DeepReflect: Discovering Malicious Functionality through Binary Reconstruction

2021 
Deep learning has continued to show promising results for malware classification. However, to identify key malicious behaviors, malware analysts are still tasked with reverse engineering unknown malware binaries using static analysis tools, which can take hours. Although machine learning can be used to help identify important parts of a binary, supervised approaches are impractical due to the expense of acquiring a sufficiently large labeled dataset.To increase the productivity of static (or manual) reverse engineering, we propose DeepReflect: a tool for localizing and identifying malware components within a malicious binary.
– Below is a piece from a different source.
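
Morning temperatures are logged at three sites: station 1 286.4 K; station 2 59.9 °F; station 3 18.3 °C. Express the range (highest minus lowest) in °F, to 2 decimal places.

station 1: 286.4 K = 13.250 °C.
station 2: 59.9 °F = 15.500 °C.
Spread: 18.300 − 13.250 = 5.050 °C = 9.09 °F.

9.09 °F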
To localize malware components, we use an unsupervised deep neural network in a novel way, and classify the components through a semi-supervised cluster analysis, where analysts incrementally provide labels during their daily work flow. The tool is practical since it requires no data labeling to train the localization model, and minimal/noninvasive labeling to train the classifier incrementally.In our evaluation with five malware analysts on over 26k malware samples, we found that DeepReflect reduces the number of functions that an analyst needs to reverse engineer by 85% on average. Our approach also detects 80% of the malware components compared to 43% when using a signature-based tool (CAPA). Furthermore, DeepReflect performs better with our proposed autoencoder than SHAP (an AI explanation tool). This is significant because SHAP, a state-of-the-art method, requires a labeled dataset and autoencoders do not.